The Biblical World and Cultural Evolution


Cultural evolution is a fresh, multidisciplinary field of research, which investigates the variation, selection and transmission of human culture. The dual inheritance or biocultural approaches, in particular, consider the role of both biology and socially learned information in the evolutionary changes of human culture. Evolutionary approaches have gained acceptance because of their cogent theory and applicability to different areas of human culture, such as  language, technology, complex societies, and semiotic shifts. Culture is a highly semiotic phenomenon, being all about how meaning is made and remade, but alongside the qualitative study of culture, the cultural evolutionary approach applies various methods of quantitative modelling and statistical analysis, thus helping to bridge the gap between the information gained in the natural sciences and humanities.


The basic premise of the unit is that cultural evolutionary processes also produce the patterns of religious complexity and variation in religious systems. Applying this approach to the domain of the Bible, its world, and its reception means that scholars seek evolutionary explanations for the religious reality in the Ancient Near East, Late Antiquity and beyond.


This EABS unit proposes to be a wide scope platform where scholars who are developing their own cultural evolutionary approaches and studies can present their ideas and test them on interested colleagues. The unit also serves as a platform for the project “Early Christianity in Cultural Evolution”.

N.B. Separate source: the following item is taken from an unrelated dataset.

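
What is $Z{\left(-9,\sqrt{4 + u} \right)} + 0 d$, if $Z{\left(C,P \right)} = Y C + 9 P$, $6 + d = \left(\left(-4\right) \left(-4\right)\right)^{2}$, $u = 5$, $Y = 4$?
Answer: $-9$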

Cognitive Science of Religion, Early Christianity, Early Judaism, Cultural Evolution, Emotions


Ronit Nikolsky
Groningen University

Nina Nikki University of Helsinki
Member Area

Syracuse 2023 Call for Papers

This year marks the fifth and final year of the unit The Biblical World and Cultural Evolution. We welcome new and old participants to discuss the future of the cultural evolutionary perspectives in the study of early Christianity, Judaism, and beyond. We encourage proposals that discuss:


  • New initiatives in applying cultural evolution to biblical studies.  
  • Challenges and shortcomings of the cultural evolutionary approach, with possible solutions. 
  • The place of cultural evolutionary perspectives in the wider scholarship and history of biblical studies and the prospect of the unity of sciences. 
  • Recent developments in cultural evolutionary theory/ies and how they may be applied to biblical studies. 
  • The future of cultural evolutionary perspectives in biblical scholarship.


We will also have this year, as usual, an open session, where scholars can present their work relating to the Bible and cultural evolution, whether from the theoretical aspect or as case studies.


This year we will also consider the possibility of publishing papers presented this year and/or earlier as a thematic issue of AABNER, Advances in Ancient Biblical and Near Eastern Research.